The bells used in American handbell choirs are almost always English handbells. "English handbells" is a reference to a specific type of handbells, not to the country of origin. While some American handbell choirs do use bells made in England, the majority play bells made either by Malmark Bellcraftsmen or by Schulmerich Bells, both based in Pennsylvania.
In the United Kingdom, there is a distinction between "American handbells" and "English handbells." English handbells are traditional, with leather clapper heads and handles (such as the bells Whitechapel makes), while American handbells use modern materials, such as plastic and rubber, to produce the same effect (such as those produced by Malmark and Schulmerich). In America, however, they are all called English handbells.
English handbells are thought to have been introduced to America by the Peake Family Ringers in the 1830's and then in the 1840’s by P.T. Barnum. He introduced bell-ringing bands to the United States in 1847. Modern Western bell-ringing bands generally consist of 8 to 12 players, each of whom controls from 2 to 12 bells set out on a table.
In 1902, Margaret Shurcliff of Boston, was presented with a set of 10 handbells in London by Arthur Hughes, the general manager of the Whitechapel Bell Foundry, after she completed two separate two-and-a-half-hour change ringing peals in one day. In 1923, Mrs. Shurcliff organized the Beacon Hill Ringers, followed by other groups forming in the Northeast United States. The New England Guild of Hand bell Ringers was formed in 1937 and then in the 1950's and '60's, hundreds of groups began to spring up throughout the United States in churches, schools and other organizations.

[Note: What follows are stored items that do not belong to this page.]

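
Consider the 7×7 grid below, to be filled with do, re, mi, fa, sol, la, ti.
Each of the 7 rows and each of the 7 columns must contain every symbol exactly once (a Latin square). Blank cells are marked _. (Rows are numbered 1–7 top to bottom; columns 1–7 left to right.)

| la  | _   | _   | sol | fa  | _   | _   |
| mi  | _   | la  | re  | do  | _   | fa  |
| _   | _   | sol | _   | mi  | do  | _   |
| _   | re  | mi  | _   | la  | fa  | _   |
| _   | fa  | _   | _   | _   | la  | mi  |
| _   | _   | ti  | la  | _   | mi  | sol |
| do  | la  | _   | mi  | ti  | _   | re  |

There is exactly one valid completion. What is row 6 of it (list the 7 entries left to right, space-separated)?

Row 6, column 2: row 6 has {mi, sol, la, ti} and column 2 has {re, fa, la}, leaving only do.
Row 6, column 5: row 6 has {do, mi, sol, la, ti} and column 5 has {do, mi, fa, la, ti}, leaving only re.
Row 6, column 1: row 6 has {do, re, mi, sol, la, ti} and column 1 has {do, mi, la}, leaving only fa.
So row 6 reads: fa do ti la re mi sol.

fa do ti la re mi sol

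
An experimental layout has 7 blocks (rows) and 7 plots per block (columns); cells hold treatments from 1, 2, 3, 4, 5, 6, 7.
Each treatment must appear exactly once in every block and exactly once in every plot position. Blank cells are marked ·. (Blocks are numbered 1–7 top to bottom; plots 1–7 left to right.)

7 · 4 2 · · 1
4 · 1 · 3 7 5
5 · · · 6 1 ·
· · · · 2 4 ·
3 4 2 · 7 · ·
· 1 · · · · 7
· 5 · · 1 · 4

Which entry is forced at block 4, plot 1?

Block 1, plot 5: block 1 has {1, 2, 4, 7} and plot 5 has {1, 2, 3, 6, 7}, leaving only 5.
Block 2, plot 4: block 2 has {1, 3, 4, 5, 7} and plot 4 has {2}, leaving only 6.
Block 2, plot 2: block 2 has {1, 3, 4, 5, 6, 7} and plot 2 has {1, 4, 5}, leaving only 2.
Block 5, plot 7: block 5 has {2, 3, 4, 7} and plot 7 has {1, 4, 5, 7}, leaving only 6.
Block 4, plot 7: block 4 has {2, 4} and plot 7 has {1, 4, 5, 6, 7}, leaving only 3.
Block 3, plot 7: block 3 has {1, 5, 6} and plot 7 has {1, 3, 4, 5, 6, 7}, leaving only 2.
Block 5, plot 6: block 5 has {2, 3, 4, 6, 7} and plot 6 has {1, 4, 7}, leaving only 5.
Block 5, plot 4: block 5 has {2, 3, 4, 5, 6, 7} and plot 4 has {2, 6}, leaving only 1.
Block 6, plot 5: block 6 has {1, 7} and plot 5 has {1, 2, 3, 5, 6, 7}, leaving only 4.
Block 4, plot 1 is narrowed to {1, 6}.
If it were 6, then block 4, plot 4 would be left with no valid symbol.
So block 4, plot 1 must be 1.

1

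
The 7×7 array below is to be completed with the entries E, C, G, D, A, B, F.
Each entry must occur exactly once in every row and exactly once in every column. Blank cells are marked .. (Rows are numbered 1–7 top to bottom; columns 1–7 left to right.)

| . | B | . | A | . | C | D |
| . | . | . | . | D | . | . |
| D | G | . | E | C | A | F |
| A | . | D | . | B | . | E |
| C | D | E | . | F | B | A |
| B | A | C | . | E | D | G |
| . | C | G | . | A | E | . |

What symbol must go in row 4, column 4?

C

Row 1, column 3: row 1 has {C, D, A, B} and column 3 has {E, C, G, D}, leaving only F.
Row 1, column 5: row 1 has {C, D, A, B, F} and column 5 has {E, C, D, A, B, F}, leaving only G.
Row 1, column 1: row 1 has {C, G, D, A, B, F} and column 1 has {C, D, A, B}, leaving only E.
Row 3, column 3: row 3 has {E, C, G, D, A, F} and column 3 has {E, C, G, D, F}, leaving only B.
Row 2, column 3: row 2 has {D} and column 3 has {E, C, G, D, B, F}, leaving only A.
Row 4, column 2: row 4 has {E, D, A, B} and column 2 has {C, G, D, A, B}, leaving only F.
Row 2, column 2: row 2 has {D, A} and column 2 has {C, G, D, A, B, F}, leaving only E.
Row 4, column 6: row 4 has {E, D, A, B, F} and column 6 has {E, C, D, A, B}, leaving only G.
Row 4 already has {E, G, D, A, B, F} and column 4 already has {E, A}, so row 4, column 4 must be C.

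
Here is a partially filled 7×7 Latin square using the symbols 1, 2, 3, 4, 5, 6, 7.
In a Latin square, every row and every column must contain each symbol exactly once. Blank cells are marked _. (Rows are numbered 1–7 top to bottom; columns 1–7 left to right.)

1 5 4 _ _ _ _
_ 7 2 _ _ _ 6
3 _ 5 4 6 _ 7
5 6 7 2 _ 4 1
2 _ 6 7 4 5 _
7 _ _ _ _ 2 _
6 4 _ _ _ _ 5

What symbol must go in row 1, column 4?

3

Row 2, column 1: row 2 has {2, 6, 7} and column 1 has {1, 2, 3, 5, 6, 7}, leaving only 4.
Row 3, column 6: row 3 has {3, 4, 5, 6, 7} and column 6 has {2, 4, 5}, leaving only 1.
Row 2, column 6: row 2 has {2, 4, 6, 7} and column 6 has {1, 2, 4, 5}, leaving only 3.
Row 3, column 2: row 3 has {1, 3, 4, 5, 6, 7} and column 2 has {4, 5, 6, 7}, leaving only 2.
Row 4, column 5: row 4 has {1, 2, 4, 5, 6, 7} and column 5 has {4, 6}, leaving only 3.
Row 5, column 7: row 5 has {2, 4, 5, 6, 7} and column 7 has {1, 5, 6, 7}, leaving only 3.
Row 1, column 7: row 1 has {1, 4, 5} and column 7 has {1, 3, 5, 6, 7}, leaving only 2.
Row 1, column 5: row 1 has {1, 2, 4, 5} and column 5 has {3, 4, 6}, leaving only 7.
Row 1, column 6: row 1 has {1, 2, 4, 5, 7} and column 6 has {1, 2, 3, 4, 5}, leaving only 6.
Row 1 already has {1, 2, 4, 5, 6, 7} and column 4 already has {2, 4, 7}, so row 1, column 4 must be 3.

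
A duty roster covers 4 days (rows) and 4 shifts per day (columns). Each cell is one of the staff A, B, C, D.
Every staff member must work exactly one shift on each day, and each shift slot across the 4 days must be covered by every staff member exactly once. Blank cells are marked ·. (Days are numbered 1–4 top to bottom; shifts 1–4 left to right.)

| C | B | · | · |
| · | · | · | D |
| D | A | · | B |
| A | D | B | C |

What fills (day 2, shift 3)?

Day 1, shift 4: day 1 has {B, C} and shift 4 has {B, C, D}, leaving only A.
Day 1, shift 3: day 1 has {A, B, C} and shift 3 has {B}, leaving only D.
Day 2, shift 1: day 2 has {D} and shift 1 has {A, C, D}, leaving only B.
Day 2, shift 2: day 2 has {B, D} and shift 2 has {A, B, D}, leaving only C.
Day 2 already has {B, C, D} and shift 3 already has {B, D}, so day 2, shift 3 must be A.

A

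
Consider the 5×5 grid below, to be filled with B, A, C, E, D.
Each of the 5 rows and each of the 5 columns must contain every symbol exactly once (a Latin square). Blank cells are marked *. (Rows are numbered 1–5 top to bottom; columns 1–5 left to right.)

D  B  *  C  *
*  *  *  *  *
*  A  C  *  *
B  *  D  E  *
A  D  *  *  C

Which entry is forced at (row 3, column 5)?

Row 3, column 1: row 3 has {A, C} and column 1 has {B, A, D}, leaving only E.
Row 2, column 1: row 2 has {} and column 1 has {B, A, E, D}, leaving only C.
Row 2, column 2: row 2 has {C} and column 2 has {B, A, D}, leaving only E.
Row 4, column 2: row 4 has {B, E, D} and column 2 has {B, A, E, D}, leaving only C.
Row 4, column 5: row 4 has {B, C, E, D} and column 5 has {C}, leaving only A.
Row 1, column 5: row 1 has {B, C, D} and column 5 has {A, C}, leaving only E.
Row 1, column 3: row 1 has {B, C, E, D} and column 3 has {C, D}, leaving only A.
Row 2, column 3: row 2 has {C, E} and column 3 has {A, C, D}, leaving only B.
Row 2, column 5: row 2 has {B, C, E} and column 5 has {A, C, E}, leaving only D.
Row 3 already has {A, C, E} and column 5 already has {A, C, E, D}, so row 3, column 5 must be B.

B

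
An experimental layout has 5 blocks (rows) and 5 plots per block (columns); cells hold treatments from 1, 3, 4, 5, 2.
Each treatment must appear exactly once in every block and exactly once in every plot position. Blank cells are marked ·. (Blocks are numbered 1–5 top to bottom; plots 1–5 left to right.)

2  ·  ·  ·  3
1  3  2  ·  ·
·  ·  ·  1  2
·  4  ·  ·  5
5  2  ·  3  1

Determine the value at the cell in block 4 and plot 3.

Block 2, plot 5: block 2 has {1, 3, 2} and plot 5 has {1, 3, 5, 2}, leaving only 4.
Block 2, plot 4: block 2 has {1, 3, 4, 2} and plot 4 has {1, 3}, leaving only 5.
Block 1, plot 4: block 1 has {3, 2} and plot 4 has {1, 3, 5}, leaving only 4.
Block 3, plot 2: block 3 has {1, 2} and plot 2 has {3, 4, 2}, leaving only 5.
Block 1, plot 2: block 1 has {3, 4, 2} and plot 2 has {3, 4, 5, 2}, leaving only 1.
Block 1, plot 3: block 1 has {1, 3, 4, 2} and plot 3 has {2}, leaving only 5.
Block 4, plot 1: block 4 has {4, 5} and plot 1 has {1, 5, 2}, leaving only 3.
Block 4 already has {3, 4, 5} and plot 3 already has {5, 2}, so block 4, plot 3 must be 1.

1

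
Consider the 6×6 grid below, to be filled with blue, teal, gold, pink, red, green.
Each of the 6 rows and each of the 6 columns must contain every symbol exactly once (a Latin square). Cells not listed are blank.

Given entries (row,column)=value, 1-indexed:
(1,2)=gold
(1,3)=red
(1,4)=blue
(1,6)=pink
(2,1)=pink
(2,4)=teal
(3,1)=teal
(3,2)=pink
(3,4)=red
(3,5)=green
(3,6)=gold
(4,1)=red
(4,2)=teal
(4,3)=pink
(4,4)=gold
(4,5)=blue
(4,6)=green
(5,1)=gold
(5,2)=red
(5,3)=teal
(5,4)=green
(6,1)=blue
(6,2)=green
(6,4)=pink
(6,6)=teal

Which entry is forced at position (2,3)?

Row 1, column 1: row 1 has {blue, gold, pink, red} and column 1 has {blue, teal, gold, pink, red}, leaving only green.
Row 1, column 5: row 1 has {blue, gold, pink, red, green} and column 5 has {blue, green}, leaving only teal.
Row 2, column 2: row 2 has {teal, pink} and column 2 has {teal, gold, pink, red, green}, leaving only blue.
Row 2, column 6: row 2 has {blue, teal, pink} and column 6 has {teal, gold, pink, green}, leaving only red.
Row 2, column 5: row 2 has {blue, teal, pink, red} and column 5 has {blue, teal, green}, leaving only gold.
Row 2 already has {blue, teal, gold, pink, red} and column 3 already has {teal, pink, red}, so row 2, column 3 must be green.

green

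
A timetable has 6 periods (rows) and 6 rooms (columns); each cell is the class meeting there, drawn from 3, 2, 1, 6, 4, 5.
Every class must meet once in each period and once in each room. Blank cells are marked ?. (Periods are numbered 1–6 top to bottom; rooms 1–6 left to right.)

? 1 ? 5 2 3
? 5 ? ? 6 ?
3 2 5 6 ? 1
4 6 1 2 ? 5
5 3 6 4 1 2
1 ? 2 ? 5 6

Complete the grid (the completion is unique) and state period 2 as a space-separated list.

Period 2, room 1: period 2 has {6, 5} and room 1 has {3, 1, 4, 5}, leaving only 2.
Period 2, room 6: period 2 has {2, 6, 5} and room 6 has {3, 2, 1, 6, 5}, leaving only 4.
Period 2, room 3: period 2 has {2, 6, 4, 5} and room 3 has {2, 1, 6, 5}, leaving only 3.
Period 2, room 4: period 2 has {3, 2, 6, 4, 5} and room 4 has {2, 6, 4, 5}, leaving only 1.
So period 2 reads: 2 5 3 1 6 4.

2 5 3 1 6 4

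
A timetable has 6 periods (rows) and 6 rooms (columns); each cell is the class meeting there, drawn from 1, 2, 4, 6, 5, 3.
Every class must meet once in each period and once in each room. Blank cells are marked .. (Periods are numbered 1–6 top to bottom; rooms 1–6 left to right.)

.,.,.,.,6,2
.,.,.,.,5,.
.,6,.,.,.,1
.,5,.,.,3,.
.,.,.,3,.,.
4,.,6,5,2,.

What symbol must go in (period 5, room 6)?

5

Period 3, room 5: period 3 has {1, 6} and room 5 has {2, 6, 5, 3}, leaving only 4.
Period 3, room 4: period 3 has {1, 4, 6} and room 4 has {5, 3}, leaving only 2.
Period 5, room 5: period 5 has {3} and room 5 has {2, 4, 6, 5, 3}, leaving only 1.
Period 6, room 6: period 6 has {2, 4, 6, 5} and room 6 has {1, 2}, leaving only 3.
Period 6, room 2: period 6 has {2, 4, 6, 5, 3} and room 2 has {6, 5}, leaving only 1.
Period 5, room 6 is narrowed to {4, 6, 5}.
If it were 4, then period 4, room 6 would be left with no valid symbol.
If it were 6, then period 4, room 6 would be left with no valid symbol.
So period 5, room 6 must be 5.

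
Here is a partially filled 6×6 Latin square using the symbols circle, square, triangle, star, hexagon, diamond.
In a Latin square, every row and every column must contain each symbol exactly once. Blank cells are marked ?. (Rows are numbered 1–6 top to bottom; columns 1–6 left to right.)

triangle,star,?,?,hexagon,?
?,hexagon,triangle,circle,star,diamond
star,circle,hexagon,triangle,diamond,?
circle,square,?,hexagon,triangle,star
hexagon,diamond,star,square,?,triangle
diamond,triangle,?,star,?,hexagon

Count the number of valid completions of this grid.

1

Row 1, column 3: eliminating its row and column leaves {circle, square, diamond}.
Row 1, column 4: eliminating its row and column leaves {diamond}.
Row 1, column 6: eliminating its row and column leaves {circle, square}.
Row 2, column 1: eliminating its row and column leaves {square}.
Row 3, column 6: eliminating its row and column leaves {square}.
Row 4, column 3: eliminating its row and column leaves {diamond}.
Row 5, column 5: eliminating its row and column leaves {circle}.
Row 6, column 3: eliminating its row and column leaves {circle, square}.
Row 6, column 5: eliminating its row and column leaves {circle, square}.
Only one assignment across all blanks avoids any row or column repeat, giving 1 completion.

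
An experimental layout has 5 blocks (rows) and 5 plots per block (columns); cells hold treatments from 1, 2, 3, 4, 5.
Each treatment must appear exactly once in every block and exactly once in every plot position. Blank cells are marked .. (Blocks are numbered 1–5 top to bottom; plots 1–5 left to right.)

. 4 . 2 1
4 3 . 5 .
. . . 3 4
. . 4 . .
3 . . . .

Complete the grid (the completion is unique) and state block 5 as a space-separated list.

Block 1, plot 1: block 1 has {1, 2, 4} and plot 1 has {3, 4}, leaving only 5.
Block 1, plot 3: block 1 has {1, 2, 4, 5} and plot 3 has {4}, leaving only 3.
Block 2, plot 5: block 2 has {3, 4, 5} and plot 5 has {1, 4}, leaving only 2.
Block 5, plot 5: block 5 has {3} and plot 5 has {1, 2, 4}, leaving only 5.
Block 2, plot 3: block 2 has {2, 3, 4, 5} and plot 3 has {3, 4}, leaving only 1.
Block 5, plot 3: block 5 has {3, 5} and plot 3 has {1, 3, 4}, leaving only 2.
Block 5, plot 2: block 5 has {2, 3, 5} and plot 2 has {3, 4}, leaving only 1.
Block 5, plot 4: block 5 has {1, 2, 3, 5} and plot 4 has {2, 3, 5}, leaving only 4.
So block 5 reads: 3 1 2 4 5.

3 1 2 4 5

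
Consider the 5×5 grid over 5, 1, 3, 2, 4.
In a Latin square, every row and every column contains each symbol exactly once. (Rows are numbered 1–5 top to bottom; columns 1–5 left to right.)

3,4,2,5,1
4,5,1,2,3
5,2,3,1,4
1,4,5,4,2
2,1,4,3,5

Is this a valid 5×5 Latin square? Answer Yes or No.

Row 4 contains 4 twice (at columns 2 and 4), so it is not a permutation.

No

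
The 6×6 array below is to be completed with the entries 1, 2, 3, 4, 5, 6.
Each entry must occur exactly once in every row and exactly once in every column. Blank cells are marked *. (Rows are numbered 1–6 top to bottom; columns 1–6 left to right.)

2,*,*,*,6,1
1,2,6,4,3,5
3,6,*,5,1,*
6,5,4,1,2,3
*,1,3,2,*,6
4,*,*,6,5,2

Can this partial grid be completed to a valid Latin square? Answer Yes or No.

Yes

No row or column among the givens repeats a symbol, and propagating forced cells runs into no contradiction.
One valid completion exists (for instance, 2 4 5 3 6 1 / 1 2 6 4 3 5 / 3 6 2 5 1 4 / 6 5 4 1 2 3 / 5 1 3 2 4 6 / 4 3 1 6 5 2).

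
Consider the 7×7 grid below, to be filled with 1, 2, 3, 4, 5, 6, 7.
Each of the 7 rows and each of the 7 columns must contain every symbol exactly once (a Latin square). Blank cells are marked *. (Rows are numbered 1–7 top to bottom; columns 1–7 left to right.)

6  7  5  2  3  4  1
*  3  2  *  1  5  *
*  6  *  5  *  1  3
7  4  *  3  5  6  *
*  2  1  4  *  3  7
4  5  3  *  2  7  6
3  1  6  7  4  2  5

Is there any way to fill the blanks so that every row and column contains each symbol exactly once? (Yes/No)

Row 2, column 1: row 2 together with column 1 already contain {1, 2, 3, 4, 5, 6, 7} — every symbol — so nothing can go there. The grid has no valid completion.

No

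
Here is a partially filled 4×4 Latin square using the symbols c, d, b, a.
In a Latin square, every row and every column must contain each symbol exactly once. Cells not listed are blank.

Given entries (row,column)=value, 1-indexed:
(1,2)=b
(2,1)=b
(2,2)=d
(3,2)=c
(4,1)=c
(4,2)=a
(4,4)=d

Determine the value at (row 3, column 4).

Row 4, column 3: row 4 has {c, d, a} and column 3 has {}, leaving only b.
Row 3, column 4 is narrowed to {b, a}.
If it were a, then row 2, column 4 would be left with no valid symbol.
So row 3, column 4 must be b.

b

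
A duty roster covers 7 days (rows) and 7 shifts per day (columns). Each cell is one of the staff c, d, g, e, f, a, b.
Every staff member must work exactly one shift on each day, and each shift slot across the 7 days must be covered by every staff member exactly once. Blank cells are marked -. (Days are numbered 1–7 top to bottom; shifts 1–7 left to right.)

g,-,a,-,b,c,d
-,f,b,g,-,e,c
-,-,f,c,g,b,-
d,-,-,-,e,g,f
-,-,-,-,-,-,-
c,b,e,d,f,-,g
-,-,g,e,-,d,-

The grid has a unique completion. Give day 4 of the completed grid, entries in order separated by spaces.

Day 4, shift 3: day 4 has {d, g, e, f} and shift 3 has {g, e, f, a, b}, leaving only c.
Day 4, shift 2: day 4 has {c, d, g, e, f} and shift 2 has {f, b}, leaving only a.
Day 4, shift 4: day 4 has {c, d, g, e, f, a} and shift 4 has {c, d, g, e}, leaving only b.
So day 4 reads: d a c b e g f.

d a c b e g f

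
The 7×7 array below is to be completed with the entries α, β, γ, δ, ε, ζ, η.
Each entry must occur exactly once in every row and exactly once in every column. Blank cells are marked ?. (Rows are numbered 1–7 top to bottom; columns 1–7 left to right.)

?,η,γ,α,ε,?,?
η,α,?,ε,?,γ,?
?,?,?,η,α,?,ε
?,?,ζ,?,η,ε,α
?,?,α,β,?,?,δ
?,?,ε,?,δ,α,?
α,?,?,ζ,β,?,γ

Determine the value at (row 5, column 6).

Row 2, column 5: row 2 has {α, γ, ε, η} and column 5 has {α, β, δ, ε, η}, leaving only ζ.
Row 2, column 7: row 2 has {α, γ, ε, ζ, η} and column 7 has {α, γ, δ, ε}, leaving only β.
Row 1, column 7: row 1 has {α, γ, ε, η} and column 7 has {α, β, γ, δ, ε}, leaving only ζ.
Row 2, column 3: row 2 has {α, β, γ, ε, ζ, η} and column 3 has {α, γ, ε, ζ}, leaving only δ.
Row 3, column 3: row 3 has {α, ε, η} and column 3 has {α, γ, δ, ε, ζ}, leaving only β.
Row 5, column 5: row 5 has {α, β, δ} and column 5 has {α, β, δ, ε, ζ, η}, leaving only γ.
Row 6, column 4: row 6 has {α, δ, ε} and column 4 has {α, β, ε, ζ, η}, leaving only γ.
Row 4, column 4: row 4 has {α, ε, ζ, η} and column 4 has {α, β, γ, ε, ζ, η}, leaving only δ.
Row 6, column 7: row 6 has {α, γ, δ, ε} and column 7 has {α, β, γ, δ, ε, ζ}, leaving only η.
Row 7, column 3: row 7 has {α, β, γ, ζ} and column 3 has {α, β, γ, δ, ε, ζ}, leaving only η.
Row 7, column 6: row 7 has {α, β, γ, ζ, η} and column 6 has {α, γ, ε}, leaving only δ.
Row 1, column 6: row 1 has {α, γ, ε, ζ, η} and column 6 has {α, γ, δ, ε}, leaving only β.
Row 1, column 1: row 1 has {α, β, γ, ε, ζ, η} and column 1 has {α, η}, leaving only δ.
Row 3, column 6: row 3 has {α, β, ε, η} and column 6 has {α, β, γ, δ, ε}, leaving only ζ.
Row 5 already has {α, β, γ, δ} and column 6 already has {α, β, γ, δ, ε, ζ}, so row 5, column 6 must be η.

η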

In 1954 the American Guild of English Handbell Ringers (AGEHR) was founded with Mrs. Shurcliff as its first President. The Guild publishes a newsletter which is credited for the advancement of bell ringing nationwide and serves as a conduit to further the advancement of bell ringing and to pass on information about national and regional festivals and new knowledge gained about the art of English Hand bell ringing.
In 2010, AGEHR became Handbell Musicians of America. It’s primary objectives are to educate, promote the exchange of ideas relating to handbell and handchime ringing, and sponsor educational activities.
Handbells were played in mixed instrumental ensembles, usually one bell in each of the player’s hands. A handbell choir or ensemble (in the United States) or handbell team (in England) is a group that rings recognizable music with melodies and harmony, as opposed to the mathematical permutations used in change ringing.
Due to handbell choirs having been predominantly used in church services—although less so now than in the 1980s and early 1990s—the majority of pieces last approximately four minutes. (For example, a non-church use was as backgound music to an outdoor public scene in a Hallmark Channel Christmas movie.)
A few composers and arrangers write longer and more intricate works. Generally such pieces use handbells in combination with other instruments. There are examples of such arrangements on the internet and YouTube.
There are several major publishers providing printed handbell music, such as:
However, there are numerous handbell scores available from other sources for secular Holiday songs, such as from JW Pepper; lots of secular songs from Stanton's; and pop songs from Sheetmusicplus.
Costs associated with handbell music typically result from shipping (many scores are only published in hard-copy) and dissemination; as most scores do not permit duplication and must be purchased individually for each ringer.